Radwandern in Oberfranken – Die schönsten Genusstouren

Radwege in Oberfranken

Oberfranken ist ein wahres Paradies für Radwanderer, die das Zusammenspiel aus unberührter Natur, herzlicher Gastlichkeit und sanften Hügellandschaften schätzen. Während der Osten durch das Fichtelgebirge etwas markanter geprägt ist, bieten die Täler des Mains und das Coburger Land herrlich entspannte Wege für Genussradler.

Tipp zum Radwandern

Sanfte Landschaften & weite Horizonte

Radwandern in Oberfranken bedeutet, durch ein Mosaik aus dichten Wäldern, blühenden Wiesen und idyllischen Flusstälern zu gleiten. Besonders reizvoll ist der Kontrast: Mal radelst du im Schatten alter Burgen, mal entlang glitzernder Wasserläufe. Die Region ist bekannt für ihre „sanften Wellen“ – Hügel, die zwar Aussichten bieten, aber meist ohne extreme Steigungen auskommen, besonders wenn man die clever angelegten Bahntrassen-Radwege nutzt.
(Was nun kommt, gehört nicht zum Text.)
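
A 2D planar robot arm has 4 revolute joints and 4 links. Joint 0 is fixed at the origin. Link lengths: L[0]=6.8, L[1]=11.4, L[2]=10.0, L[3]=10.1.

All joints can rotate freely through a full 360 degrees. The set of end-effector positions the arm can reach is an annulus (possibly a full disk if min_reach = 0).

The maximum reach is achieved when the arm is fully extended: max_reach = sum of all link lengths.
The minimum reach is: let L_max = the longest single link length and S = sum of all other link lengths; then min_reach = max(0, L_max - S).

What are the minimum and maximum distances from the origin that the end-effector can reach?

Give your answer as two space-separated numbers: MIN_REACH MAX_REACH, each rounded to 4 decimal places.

Answer: 0.0000 38.3000

Derivation:
Link lengths: [6.8, 11.4, 10.0, 10.1]
max_reach = 6.8 + 11.4 + 10 + 10.1 = 38.3
L_max = max([6.8, 11.4, 10.0, 10.1]) = 11.4
S (sum of others) = 38.3 - 11.4 = 26.9
min_reach = max(0, 11.4 - 26.9) = max(0, -15.5) = 0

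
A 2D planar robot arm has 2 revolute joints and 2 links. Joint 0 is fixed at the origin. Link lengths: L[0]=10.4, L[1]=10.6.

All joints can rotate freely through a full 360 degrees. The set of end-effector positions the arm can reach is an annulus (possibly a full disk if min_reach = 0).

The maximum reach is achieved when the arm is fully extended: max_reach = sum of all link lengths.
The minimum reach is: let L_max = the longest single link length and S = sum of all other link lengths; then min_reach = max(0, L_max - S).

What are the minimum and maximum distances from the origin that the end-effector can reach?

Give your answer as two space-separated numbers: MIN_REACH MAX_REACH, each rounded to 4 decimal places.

Answer: 0.2000 21.0000

Derivation:
Link lengths: [10.4, 10.6]
max_reach = 10.4 + 10.6 = 21
L_max = max([10.4, 10.6]) = 10.6
S (sum of others) = 21 - 10.6 = 10.4
min_reach = max(0, 10.6 - 10.4) = max(0, 0.2) = 0.2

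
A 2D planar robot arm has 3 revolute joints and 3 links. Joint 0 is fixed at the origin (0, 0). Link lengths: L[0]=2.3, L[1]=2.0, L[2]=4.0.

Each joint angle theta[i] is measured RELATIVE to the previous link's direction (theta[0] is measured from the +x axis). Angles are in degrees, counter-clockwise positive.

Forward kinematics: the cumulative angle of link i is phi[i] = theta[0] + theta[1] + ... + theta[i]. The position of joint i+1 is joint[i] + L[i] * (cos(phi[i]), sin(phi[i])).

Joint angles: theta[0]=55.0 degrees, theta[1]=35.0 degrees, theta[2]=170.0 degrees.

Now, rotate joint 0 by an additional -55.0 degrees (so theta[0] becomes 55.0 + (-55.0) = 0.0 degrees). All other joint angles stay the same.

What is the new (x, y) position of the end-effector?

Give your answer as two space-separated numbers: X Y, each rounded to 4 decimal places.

Answer: 0.3131 -0.5433

Derivation:
joint[0] = (0.0000, 0.0000)  (base)
link 0: phi[0] = 0 = 0 deg
  cos(0 deg) = 1.0000, sin(0 deg) = 0.0000
  joint[1] = (0.0000, 0.0000) + 2.3 * (1.0000, 0.0000) = (0.0000 + 2.3000, 0.0000 + 0.0000) = (2.3000, 0.0000)
link 1: phi[1] = 0 + 35 = 35 deg
  cos(35 deg) = 0.8192, sin(35 deg) = 0.5736
  joint[2] = (2.3000, 0.0000) + 2 * (0.8192, 0.5736) = (2.3000 + 1.6383, 0.0000 + 1.1472) = (3.9383, 1.1472)
link 2: phi[2] = 0 + 35 + 170 = 205 deg
  cos(205 deg) = -0.9063, sin(205 deg) = -0.4226
  joint[3] = (3.9383, 1.1472) + 4 * (-0.9063, -0.4226) = (3.9383 + -3.6252, 1.1472 + -1.6905) = (0.3131, -0.5433)
End effector: (0.3131, -0.5433)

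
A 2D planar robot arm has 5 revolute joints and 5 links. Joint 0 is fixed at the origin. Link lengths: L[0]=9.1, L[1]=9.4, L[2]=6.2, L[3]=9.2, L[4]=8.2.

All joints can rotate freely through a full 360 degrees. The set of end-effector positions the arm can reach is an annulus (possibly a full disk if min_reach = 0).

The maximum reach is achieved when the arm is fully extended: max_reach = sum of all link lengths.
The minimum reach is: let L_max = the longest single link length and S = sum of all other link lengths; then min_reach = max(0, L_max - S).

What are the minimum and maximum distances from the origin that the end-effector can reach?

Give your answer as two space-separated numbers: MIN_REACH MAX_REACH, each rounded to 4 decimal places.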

Mehrtagestouren: Zeit zum Abschalten

Für alle, die länger im Sattel bleiben wollen, bieten sich zwei Klassiker an:

  • Der Main-Radweg: Er gehört zu den beliebtesten Fernradwegen Deutschlands. In Oberfranken führt er von den Quellen (Roter und Weißer Main) durch die Bierstadt Kulmbach bis ins UNESCO-Weltkulturerbe Bamberg. Die Strecke ist fast steigungsfrei und perfekt für Genießer.
  • Die Radrunde Oberfranken: Dieser ca. 550 km lange Rundkurs verbindet alle Schönheiten der Region. Du kannst dir einfach einzelne Abschnitte (z. B. 3–4 Tage) herauspicken, um die Vielfalt zwischen Frankenwald, Fichtelgebirge und Fränkischer Schweiz zu erleben.

Regionale Highlights: Rundtouren & Einkehr

1. Rund um den Ochsenkopf (Fichtelgebirge)
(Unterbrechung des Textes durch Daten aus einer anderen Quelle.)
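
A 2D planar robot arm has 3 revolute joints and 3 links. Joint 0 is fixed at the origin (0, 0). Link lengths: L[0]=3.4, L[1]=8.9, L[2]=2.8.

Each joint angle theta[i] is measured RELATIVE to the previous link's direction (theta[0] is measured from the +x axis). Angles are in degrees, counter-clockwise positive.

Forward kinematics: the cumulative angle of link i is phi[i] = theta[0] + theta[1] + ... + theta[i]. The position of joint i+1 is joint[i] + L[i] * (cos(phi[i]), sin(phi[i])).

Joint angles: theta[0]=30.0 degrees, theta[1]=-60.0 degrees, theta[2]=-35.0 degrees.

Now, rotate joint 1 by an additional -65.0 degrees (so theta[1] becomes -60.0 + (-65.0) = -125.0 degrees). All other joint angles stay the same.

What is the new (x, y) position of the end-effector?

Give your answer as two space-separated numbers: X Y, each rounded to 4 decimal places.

Answer: 0.3690 -9.3111

Derivation:
joint[0] = (0.0000, 0.0000)  (base)
link 0: phi[0] = 30 = 30 deg
  cos(30 deg) = 0.8660, sin(30 deg) = 0.5000
  joint[1] = (0.0000, 0.0000) + 3.4 * (0.8660, 0.5000) = (0.0000 + 2.9445, 0.0000 + 1.7000) = (2.9445, 1.7000)
link 1: phi[1] = 30 + -125 = -95 deg
  cos(-95 deg) = -0.0872, sin(-95 deg) = -0.9962
  joint[2] = (2.9445, 1.7000) + 8.9 * (-0.0872, -0.9962) = (2.9445 + -0.7757, 1.7000 + -8.8661) = (2.1688, -7.1661)
link 2: phi[2] = 30 + -125 + -35 = -130 deg
  cos(-130 deg) = -0.6428, sin(-130 deg) = -0.7660
  joint[3] = (2.1688, -7.1661) + 2.8 * (-0.6428, -0.7660) = (2.1688 + -1.7998, -7.1661 + -2.1449) = (0.3690, -9.3111)
End effector: (0.3690, -9.3111)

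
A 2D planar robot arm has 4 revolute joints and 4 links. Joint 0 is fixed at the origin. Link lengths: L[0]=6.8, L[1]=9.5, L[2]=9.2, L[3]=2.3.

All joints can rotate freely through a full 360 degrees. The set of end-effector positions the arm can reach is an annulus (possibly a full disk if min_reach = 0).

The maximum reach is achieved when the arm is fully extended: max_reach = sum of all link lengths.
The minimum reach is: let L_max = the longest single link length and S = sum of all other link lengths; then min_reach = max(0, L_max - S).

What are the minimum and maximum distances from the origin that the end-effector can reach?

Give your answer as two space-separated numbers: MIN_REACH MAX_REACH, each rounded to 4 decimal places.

Link lengths: [6.8, 9.5, 9.2, 2.3]
max_reach = 6.8 + 9.5 + 9.2 + 2.3 = 27.8
L_max = max([6.8, 9.5, 9.2, 2.3]) = 9.5
S (sum of others) = 27.8 - 9.5 = 18.3
min_reach = max(0, 9.5 - 18.3) = max(0, -8.8) = 0

Answer: 0.0000 27.8000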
Trotz der Gipfellage gibt es hier wunderbare, sanfte Wege im Tal oder auf ehemaligen Schienen.

  • Tour A: Die Fichtelsee-Runde (ca. 20 km): Eine leichte Tour von Bischofsgrün zum idyllischen Fichtelsee. Der Weg führt durch schattige Wälder und ist fast eben.
    • Gaststätten-Tipp: Waldhotel am Fichtelsee – Direkt am Wasser gelegen, perfekt für eine Brotzeit mit Seeblick.
  • Tour B: Brückenradweg-Teilstück (variabel): Nutze die ehemalige Bahntrasse ab Tröstau. Es geht sanft dahin, ideal für Familien.
    • Gaststätten-Tipp: Gasthof Zur Mühle in Vordorfermühle – Urige Atmosphäre und sehr radlerfreundlich.

2. Coburg und der Itzgrund

Das Coburger Land besticht durch seine weiten Täler und die prachtvollen Schlösser.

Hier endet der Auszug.